One former Notre Dame star really didn’t appreciate how Brian Kelly left the program.
Brady Quinn, who played for the Fighting Irish from 2003-06, offered some strong criticism of the new LSU coach during Tuesday’s edition of the “2 Pros and Cup of Joe” show on Fox Sports Radio. Quinn declared that Kelly’s stunning decision to leave the Irish for the Tigers before the conclusion of the 2021 season was all about “money” and “ego.” Kelly signed a 10-year contract with LSU that is worth $95 million, plus additional incentives.
“When I say ego, [I mean] him looking at LSU and saying, ‘I’ve played against them. I know what they can recruit. I know the difference in restrictions that you kind of have or the hurdles you’ve got to jump over at Notre Dame vs. LSU to recruit. I want to try and go win a national championship,'” Quinn told co-hosts Jonas Knox and LaVar Arrington. “He might feel like he has a better chance there, but the irony of it is, his team could literally be playing for one this year — and really the next two years. They have two top-five recruiting classes right now.
“So, he’s leaving all of that. I think the way he did it was more about his ego and how he feels like he was treated at times maybe at Notre Dame, or in this instance how he was treated, not immediately just someone turning and saying, ‘Hey, let’s write the check so you can stay here in South Bend.’ But I think it had more to do with that.”
Quinn also took issue with the timing of Kelly’s exit. Reports of his deal with LSU hit social media on Monday night before he sent a short text message to his players about the news. Multiple assistant coaches were reportedly out on the road recruiting at time. Kelly then spoke to his Notre Dame players on Tuesday morning for less than four minutes and left without taking any questions.

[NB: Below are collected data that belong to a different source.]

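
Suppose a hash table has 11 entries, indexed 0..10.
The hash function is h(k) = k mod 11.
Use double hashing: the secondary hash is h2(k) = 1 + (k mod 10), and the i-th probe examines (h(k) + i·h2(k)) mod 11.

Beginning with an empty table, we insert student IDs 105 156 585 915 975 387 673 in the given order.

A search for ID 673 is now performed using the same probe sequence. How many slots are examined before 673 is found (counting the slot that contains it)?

Insert 105: h=6, slot 6 empty -> index 6.
Insert 156: h=2, slot 2 empty -> index 2.
Insert 585: h=2, h2=6, slot 2 occupied -> index 8.
Insert 915: h=2, h2=6, slots 2,8 occupied -> index 3.
Insert 975: h=7, slot 7 empty -> index 7.
Insert 387: h=2, h2=8, slot 2 occupied -> index 10.
Insert 673: h=2, h2=4, slots 2,6,10,3,7 occupied -> index 0.
Table: [673, ∅, 156, 915, ∅, ∅, 105, 975, 585, ∅, 387]
Lookup 673: h=2, h2=4, probe 2,6,10,3,7,0 → found at 0.

6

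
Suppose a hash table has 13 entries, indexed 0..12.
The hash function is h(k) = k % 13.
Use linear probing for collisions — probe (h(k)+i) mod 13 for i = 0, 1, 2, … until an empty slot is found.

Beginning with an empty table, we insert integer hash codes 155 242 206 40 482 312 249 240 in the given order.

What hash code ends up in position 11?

155 hashes to 12; slot 12 is free → place at 12.
242 hashes to 8; slot 8 is free → place at 8.
206 hashes to 11; slot 11 is free → place at 11.
40 hashes to 1; slot 1 is free → place at 1.
482 hashes to 1; 1 taken → place at 2.
312 hashes to 0; slot 0 is free → place at 0.
249 hashes to 2; 2 taken → place at 3.
240 hashes to 6; slot 6 is free → place at 6.
Table: [312, 40, 482, 249, —, —, 240, —, 242, —, —, 206, 155]

206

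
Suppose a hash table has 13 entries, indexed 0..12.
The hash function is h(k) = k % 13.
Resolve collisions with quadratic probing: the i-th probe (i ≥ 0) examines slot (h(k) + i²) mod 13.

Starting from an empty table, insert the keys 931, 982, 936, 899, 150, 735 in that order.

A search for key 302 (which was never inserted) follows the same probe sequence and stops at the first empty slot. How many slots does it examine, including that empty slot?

Insert 931: h=8, slot 8 empty => index 8.
Insert 982: h=7, slot 7 empty => index 7.
Insert 936: h=0, slot 0 empty => index 0.
Insert 899: h=2, slot 2 empty => index 2.
Insert 150: h=7, slots 7,8 occupied => index 11.
Insert 735: h=7, slots 7,8,11 occupied => index 3.
Table: [936, _, 899, 735, _, _, _, 982, 931, _, _, 150, _]
Lookup 302: h=3, probe 3,4 → slot 4 empty, not found.

2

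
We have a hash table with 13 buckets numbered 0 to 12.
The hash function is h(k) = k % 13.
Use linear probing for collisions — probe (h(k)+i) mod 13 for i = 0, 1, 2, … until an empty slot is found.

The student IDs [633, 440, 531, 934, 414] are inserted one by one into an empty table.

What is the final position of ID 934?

0

Insert 633: h=9, slot 9 empty → index 9.
Insert 440: h=11, slot 11 empty → index 11.
Insert 531: h=11, slot 11 occupied → index 12.
Insert 934: h=11, slots 11,12 occupied → index 0.
Insert 414: h=11, slots 11,12,0 occupied → index 1.
Table: [934, 414, ∅, ∅, ∅, ∅, ∅, ∅, ∅, 633, ∅, 440, 531]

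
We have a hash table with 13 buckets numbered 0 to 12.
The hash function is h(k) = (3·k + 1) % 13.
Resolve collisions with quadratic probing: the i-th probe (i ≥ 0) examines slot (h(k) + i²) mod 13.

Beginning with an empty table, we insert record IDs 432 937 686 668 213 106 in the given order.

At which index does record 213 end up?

7

Insert 432: h=10, slot 10 empty => index 10.
Insert 937: h=4, slot 4 empty => index 4.
Insert 686: h=5, slot 5 empty => index 5.
Insert 668: h=3, slot 3 empty => index 3.
Insert 213: h=3, slots 3,4 occupied => index 7.
Insert 106: h=7, slot 7 occupied => index 8.
Table: [_, _, _, 668, 937, 686, _, 213, 106, _, 432, _, _]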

“At the end of the day, you don’t leave the way he did. I mean, [assistant coaches are] literally out on the road recruiting, leaving a recruit’s house after this news breaks and having other coaches out there who are on the road recruiting,” Quinn said. “You don’t leave in a classless way like that after becoming the all-time winningest coach, unless there’s more to it, and you want to try to spurn, or you want to try and do this in kind of a conniving way. … This is just a guy walking out, and it’s a classless, classless move.”

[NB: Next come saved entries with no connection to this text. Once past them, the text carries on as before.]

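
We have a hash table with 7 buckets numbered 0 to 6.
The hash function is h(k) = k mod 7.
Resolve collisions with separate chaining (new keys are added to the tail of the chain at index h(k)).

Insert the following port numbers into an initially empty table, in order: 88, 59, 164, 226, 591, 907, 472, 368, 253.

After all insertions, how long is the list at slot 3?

4

Insert 88: h=4, bucket 4 empty -> new chain.
Insert 59: h=3, bucket 3 empty -> new chain.
Insert 164: h=3, bucket 3 nonempty -> append to chain.
Insert 226: h=2, bucket 2 empty -> new chain.
Insert 591: h=3, bucket 3 nonempty -> append to chain.
Insert 907: h=4, bucket 4 nonempty -> append to chain.
Insert 472: h=3, bucket 3 nonempty -> append to chain.
Insert 368: h=4, bucket 4 nonempty -> append to chain.
Insert 253: h=1, bucket 1 empty -> new chain.
Final buckets:
0: -
1: 253
2: 226
3: 59 -> 164 -> 591 -> 472
4: 88 -> 907 -> 368
5: -
6: -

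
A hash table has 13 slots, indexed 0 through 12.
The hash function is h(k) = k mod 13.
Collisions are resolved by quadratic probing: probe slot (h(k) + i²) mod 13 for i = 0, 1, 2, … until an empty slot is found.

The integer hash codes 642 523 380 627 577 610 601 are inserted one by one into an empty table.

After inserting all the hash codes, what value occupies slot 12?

Insert 642: h=5, slot 5 empty → index 5.
Insert 523: h=3, slot 3 empty → index 3.
Insert 380: h=3, slot 3 occupied → index 4.
Insert 627: h=3, slots 3,4 occupied → index 7.
Insert 577: h=5, slot 5 occupied → index 6.
Insert 610: h=12, slot 12 empty → index 12.
Insert 601: h=3, slots 3,4,7,12,6 occupied → index 2.
Table: [., ., 601, 523, 380, 642, 577, 627, ., ., ., ., 610]

610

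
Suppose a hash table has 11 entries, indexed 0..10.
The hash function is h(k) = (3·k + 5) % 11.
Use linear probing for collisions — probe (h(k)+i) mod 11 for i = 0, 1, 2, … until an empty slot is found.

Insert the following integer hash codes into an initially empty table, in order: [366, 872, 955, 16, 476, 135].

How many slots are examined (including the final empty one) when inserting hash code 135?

366 hashes to 3; slot 3 is free → place at 3.
872 hashes to 3; 3 taken → place at 4.
955 hashes to 10; slot 10 is free → place at 10.
16 hashes to 9; slot 9 is free → place at 9.
476 hashes to 3; 3,4 taken → place at 5.
135 hashes to 3; 3,4,5 taken → place at 6.
Table: [∅, ∅, ∅, 366, 872, 476, 135, ∅, ∅, 16, 955]

4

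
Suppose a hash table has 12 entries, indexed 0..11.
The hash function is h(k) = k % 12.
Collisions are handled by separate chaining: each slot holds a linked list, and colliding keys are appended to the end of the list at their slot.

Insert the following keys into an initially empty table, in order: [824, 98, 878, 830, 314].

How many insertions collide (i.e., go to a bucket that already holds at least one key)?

824 → bucket 8
98 → bucket 2
878 → bucket 2 (collision)
830 → bucket 2 (collision)
314 → bucket 2 (collision)
Final buckets:
0: -
1: -
2: 98 -> 878 -> 830 -> 314
3: -
4: -
5: -
6: -
7: -
8: 824
9: -
10: -
11: -

3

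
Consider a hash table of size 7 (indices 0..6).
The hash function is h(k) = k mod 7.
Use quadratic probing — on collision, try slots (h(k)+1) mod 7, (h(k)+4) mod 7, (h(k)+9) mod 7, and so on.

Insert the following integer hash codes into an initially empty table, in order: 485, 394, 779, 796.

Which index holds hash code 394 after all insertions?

3

485: h=2 -> slot 2
394: h=2, probe 2,3 -> slot 3
779: h=2, probe 2,3,6 -> slot 6
796: h=5 -> slot 5
Table: [—, —, 485, 394, —, 796, 779]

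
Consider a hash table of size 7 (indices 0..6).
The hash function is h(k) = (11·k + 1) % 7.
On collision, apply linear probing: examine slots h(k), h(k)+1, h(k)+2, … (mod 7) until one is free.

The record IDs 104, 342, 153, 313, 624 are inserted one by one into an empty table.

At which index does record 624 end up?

1

Insert 104: h=4, slot 4 empty -> index 4.
Insert 342: h=4, slot 4 occupied -> index 5.
Insert 153: h=4, slots 4,5 occupied -> index 6.
Insert 313: h=0, slot 0 empty -> index 0.
Insert 624: h=5, slots 5,6,0 occupied -> index 1.
Table: [313, 624, ∅, ∅, 104, 342, 153]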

Kelly will now be tasked with turning around an LSU program that captured a national championship under Ed Orgeron in 2019 but has gone 11-11 combined in the past two seasons and finished tied for last in the SEC West in 2021. Quinn sees the potential for the Kelly hire to end in disaster if the 60-year-old doesn’t make an immediate impact.
“I’ll be curious to see how it works out at LSU because their cupboard’s a little bit bare,” Quinn said. “I know they can recruit. They got a lot of talent down there in the south, but if he doesn’t win quick, like in three, four years, we could be looking back and laughing at this.”